I tried to quantize model trained using object detection api and it successfuly worked following google document. To convert frozen graph to quantized UINT8 tflite file, I used command
tflite_convert \
--output_file="${OUTPUT_DIR}/output_tflite_graph.tflite" \
--graph_def_file="${OUTPUT_DIR}/tflite_graph.pb" \
--inference_type=QUANTIZED_UINT8 \
--input_arrays="${INPUT_TENSORS}" \
--output_arrays="${OUTPUT_TENSORS}" \
--mean_values=128 \
--std_dev_values=128 \
--input_shapes=1,300,300,3 \
--change_concat_input_ranges=false \
--allow_nudging_weights_to_use_fast_gemm_kernel=true \
--allow_custom_ops
On quantization, I set std_dev_values to 128, and std_dev_values to 128. According to another question here: Understanding tf.contrib.lite.TFLiteConverter quantization parameters This range corresponds to input image values range [-1,1]

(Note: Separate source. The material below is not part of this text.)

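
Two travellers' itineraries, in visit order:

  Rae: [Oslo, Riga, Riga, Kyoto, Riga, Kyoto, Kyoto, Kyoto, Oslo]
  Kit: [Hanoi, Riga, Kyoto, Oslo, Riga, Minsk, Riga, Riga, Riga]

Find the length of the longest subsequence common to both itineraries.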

However, during inference my inference will only work when I use input image value in range [0-255]! I am again confused about what should I set for std_dev_values and mean_values for other circumstances.
Here is my project and inference code: https://github.com/zye1996/edgetpu_ssd_lpr
I suspect object detection api has preprocess to scale input data but I cannot find references and do not know what causes the conflict. Please help!